Этот хрен моржовый каким-то макаром заставил работать громкоговорители по всему городу, объявив, что он ищет тех, кто еще своими ногами ходит. Ну и каждому, кто ему отвечал (надо было в определённое место записку с именем и местом жительства принести) он порядковый номер определил. В тот день я стал Пятнадцатым.
Сорок Пятый в центре несколько домов облазил, везде провода прокинул и в сеть их объединил. В каждый дом по ноуту поставил. Благо, их, как говна за баней по квартирам валялось. Ну и генераторы здесь тоже были. Короче, к концу второго года выживания мы стали самым маленьким интернетом в мире.
Женского пола (сам не проверял, конечно, но они так утверждали) оказалось больше. Старичок Си мужиков очень уж невзлюбил, и в два раза чаще нашего брата заражал. Общались мы теперь в чате и только текстом. Собирались вместе по вечерам на пару часов (дольше нельзя — топливо экономили). Не понятно ведь, сколько нам тут еще сидеть придётся.

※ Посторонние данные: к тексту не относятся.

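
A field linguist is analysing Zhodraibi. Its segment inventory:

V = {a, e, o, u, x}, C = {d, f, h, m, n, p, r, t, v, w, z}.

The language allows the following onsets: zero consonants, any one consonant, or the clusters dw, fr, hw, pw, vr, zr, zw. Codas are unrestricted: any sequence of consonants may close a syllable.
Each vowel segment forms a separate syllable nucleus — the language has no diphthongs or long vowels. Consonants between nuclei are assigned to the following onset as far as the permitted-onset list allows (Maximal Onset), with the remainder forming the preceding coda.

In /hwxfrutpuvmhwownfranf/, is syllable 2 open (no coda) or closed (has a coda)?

closed

Nuclei (vowels): x, u, u, o, a → 5 syllables.
Between /x/ (V1) and /u/ (V2): /fr/ is a licit onset in full, so it all attaches to the next syllable.
Between /u/ (V2) and /u/ (V3): /tp/ splits as /t/ + /p/ (/p/ is the longest suffix that is a licit onset).
Between /u/ (V3) and /o/ (V4): /vmhw/ splits as /vm/ + /hw/ (/hw/ is the longest suffix that is a licit onset).
Between /o/ (V4) and /a/ (V5): /wnfr/ — longest licit onset from the right is /fr/, leaving /wn/ as coda.
Putting it together: hwx.frut.puvm.hwown.franf.
Syllable 2 is /frut/ with coda /t/, so it is closed.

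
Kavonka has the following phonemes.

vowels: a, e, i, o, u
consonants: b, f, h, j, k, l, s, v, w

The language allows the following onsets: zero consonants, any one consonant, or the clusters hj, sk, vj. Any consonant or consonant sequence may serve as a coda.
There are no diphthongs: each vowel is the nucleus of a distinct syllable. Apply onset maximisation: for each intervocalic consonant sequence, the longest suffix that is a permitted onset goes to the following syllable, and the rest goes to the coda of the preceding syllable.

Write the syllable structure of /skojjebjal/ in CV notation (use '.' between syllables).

Vowels present: o, e, a; each is a nucleus, giving 3 syllables.
/o…e/ gap (V1→V2): /jj/ — longest licit onset from the right is /j/, leaving /j/ as coda.
/e…a/ gap (V2→V3): cluster /bj/ — the longest permitted-onset suffix is /j/; onset = /j/, preceding coda = /b/.
Syllabification: skoj.jeb.jal.
Mapping each syllable to C/V: /skoj/ → CCVC, /jeb/ → CVC, /jal/ → CVC.

CCVC.CVC.CVC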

Из всех оборудованных Сорок Пятым домов я выбрал девятиэтажку в районе трёх парков. Если не ошибаюсь, дом 13 на улице 17-го ноября. Сейчас табличка уже отвалилась. Очень уж мне адресок понравился — счастливый, небось! Рядом куча магазинов (большинство продуктовые — как знали, что выживальщикам пригодятся!), три торговых центра, река с рыбой, которую пришлось научиться ловить, когда консервы надоели. Одно только портило картину — Сорок Пятый.
Этот чувак мне не особо нравился, пусть и устроил нам локалку с безопасным общением. От него диктатором за километр воняло. Решись мы возрождать человечество, он бы встал во главе нового общества, нацепил бы под нос усики, как у одного мерзкого чудилы из прошлого века, и показательные расстрелы раз в неделю устраивал бы.
Он ведь тоже где-то здесь, в центре поселился. Знать бы только, где. Я б его дом стороной обходил. Хотя, может только такие и выживают.
2
Я гнал, что было сил. В голове стучало, в ушах звенело, а лёгкие жгло огнём. Забравшись на набережную (здоровенная насыпь, отделяющая город от реки), покатил вдоль Тобола, выглядывая посылку, сброшенную с самолета. Но ничего до самой дамбы не обнаружил. Неужели где-то застряла или потонула? И ведь по-любому что-то важное было. Фигню какую-нибудь с самолета скидывать не станут.
В голове мелькнула догадка: а что, если они всех выживших хотят в расход пустить, вот и сбросили оружие? Они ведь не знают, кто из нас носитель, а кто чист.
Бред какой-то. Лучше не думать о таком, а то каждого шороха бояться будешь.
Но кому тогда эту посылку отправили?
Пыхтя и вытирая пот со лба (денёк выдался жарким), я уселся на бетонные ступени набережной. Вдоль реки всё закатали в асфальт, поставили скамейки. На ограждении повис в нелепой позе скелет. Стекло маски изнутри запотело, фильтр не справлялся с участившимся дыханием. Казалось, что меня душат.
В памяти всплыли первые симптомы С-4: удушье, головокружение, тремор…
Я вскочил, огляделся — вокруг ни души — и рывком стянул маску.
Господи, я точно сегодня сдохну!
Дышать стало легче, сердце уже не колотилось, как эпилептик в припадке. Запахи зелени, речной воды и пережжённой пыли ударили в нос. Горизонт пошатнулся от нахлынувших чувств. А затем снова удушье, только теперь от паники.
Больше не могу рисковать!
Натянул маску, проверил герметичность и уселся на ступеньку.
Кому же отправили этот груз? И получил ли его адресат?
Дождусь вечера, и расскажу нашим в чате. Вдруг кто-то в курсе, для кого посылочка.
В голове всплыл рожденный моим воображением образ Сорок Пятого с усиками под носом, и я невольно улыбнулся. Лишь бы не ему скинули груз. Этот бы точно хрень опасную заказал у небесных курьеров.
3
Когда я отчаялся и бросил чинить антенну, на западе, слева от Дома Быта, гигантским спелым апельсином в облака погружалось солнце. В предзакатной прохладе (август, как-никак) кожа моя источала тепло, запасенное за целый день под открытым небом. Не сказать, чтобы я сильно старался восстановить антенну. Она мне и нужна то была для старого радиоприемника, а тот только и делал, что шипел на разные голоса. Втихаря от остальных, я включал его каждый вечер, пытаясь поймать весточку от других выживших. Но, казалось, таких не осталось совсем.